Indiana has committed to using a public-private partnership (PPP; P3) to deliver a six figure road project and has begun a timetabled procurement process.
The ‘Hoosier State’ pointed out the PPP—involving Interstate 69 (I-69)—will be an availability payment design, build, operate, finance, and maintain (DBOFM) concession.
The Indiana Department of Transportation (INDOT) and Indiana Finance Authority (IFA) released a request for qualifications (RFQ) for the project with a June 10 due date.
INDOT and the Authority expect to come up with a bidder shortlist by August, according to the RFQ. A bidder shortlist would then be published July 30, the RFQ stated.

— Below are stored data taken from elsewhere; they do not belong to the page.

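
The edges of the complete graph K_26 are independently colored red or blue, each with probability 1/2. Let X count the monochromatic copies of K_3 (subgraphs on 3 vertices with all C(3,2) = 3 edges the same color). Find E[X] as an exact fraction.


Let X = Σ_S X_S over the C(26, 3) = 2600 subsets S of size 3, where X_S = 1 if the K_3 on S is monochromatic.
For a fixed S, the K_3 on S has C(3, 2) = 3 edges. P[all 3 edges red] = (1/2)^3, and likewise for blue, so P[monochromatic] = 2·(1/2)^3 = 2^{1 − 3} = 1/4.
Summing: E[X] = C(26, 3) · 2^{1 − 3} = 2600 · 1/4 = 650.
Numerically: E[X] ≈ 650.000.

E[X] = C(26,3)·2^(1−C(3,2)) = 650 ≈ 650.000.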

A “final” request for proposals (RFP) would go out in October and be due in January. Commercial close would take place in March 2014, with financial close slated for May.
The Indianapolis-headquartered Department released the RFQ Wednesday. The 77-page document revealed the concession has a 35-year term.

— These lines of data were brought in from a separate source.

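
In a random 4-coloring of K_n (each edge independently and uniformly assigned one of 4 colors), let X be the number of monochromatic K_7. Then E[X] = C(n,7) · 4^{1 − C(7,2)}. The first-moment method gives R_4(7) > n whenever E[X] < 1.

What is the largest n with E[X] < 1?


We need C(n, 7) · 4^{1 − 21} < 1, i.e. C(n, 7) < 4^{21 − 1} = 1099511627776.
Check values of n near the boundary:
  n = 174: C(174, 7) = 847879782984; 847879782984 < 1099511627776? YES
  n = 175: C(175, 7) = 883208107275; 883208107275 < 1099511627776? YES
  n = 176: C(176, 7) = 919790691600; 919790691600 < 1099511627776? YES
  n = 177: C(177, 7) = 957664425960; 957664425960 < 1099511627776? YES
  n = 178: C(178, 7) = 996867063280; 996867063280 < 1099511627776? YES
  n = 179: C(179, 7) = 1037437234460; 1037437234460 < 1099511627776? YES
  n = 180: C(180, 7) = 1079414463600; 1079414463600 < 1099511627776? YES
  n = 181: C(181, 7) = 1122839183400; 1122839183400 < 1099511627776? NO
The largest n with C(n, 7) < 1099511627776 is n = 180 (where E[X] = 67463403975/68719476736 ≈ 0.98172). Hence R_4(7) > 180, i.e. R_4(7) ≥ 181.

Largest n = 180; hence R_4(7) > 180.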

INDOT and IFA cited the “success” of using availability payment in the ‘East End Crossing’ P3.
The ‘East End Crossing’ is the Indiana portion of the $2.6 billion ‘Ohio River Bridges Project,’ a cross-state ‘megaproject’ to put up a bridge linking Indiana to neighboring Louisville, Ky.
A press statement announcing the RFQ went on to characterize Indiana as “a national leader in leveraging private capital” with surface transportation infrastructure.

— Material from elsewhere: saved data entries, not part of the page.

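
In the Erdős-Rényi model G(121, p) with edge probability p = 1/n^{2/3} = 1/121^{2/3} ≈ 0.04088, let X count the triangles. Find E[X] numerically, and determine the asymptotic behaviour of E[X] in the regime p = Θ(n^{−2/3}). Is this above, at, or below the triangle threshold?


Number of potential triangles: C(121, 3) = 287980.
Each occurs with probability p³ ≈ (0.04088)³ ≈ 6.830135e-05.
By linearity: E[X] = C(121, 3)·p³ ≈ 287980 · 6.830135e-05 ≈ 19.6694.
Since α = 2/3 < 1, p = c/n^{2/3} ≫ 1/n is above the triangle threshold p ~ 1/n. Asymptotically E[X] ~ (c³/6)·n^{3(1−α)} = (1³/6)·n^{1} → ∞; triangles are abundant w.h.p.

E[X] ≈ 19.6694; in regime p = Θ(1/n^{2/3}) E[X] diverges (above the triangle threshold p ~ 1/n).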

Structuring the project as an availability payment P3 will offset revenue risk associated with tolling, the press statement said.
The P3 will encompass 23-mile ‘Section 5’ of I-69 from Bloomington to Martinsville, Ind. The 142-mile Interstate 69 is part of the ‘NAFTA Superhighway’ from Canada to Mexico.
Indiana began considering using a PPP for the project after a request for information (RFI) in January.
The US Midwest state has estimated the I-69 Section 5 project could cost from $350 million to $500 million.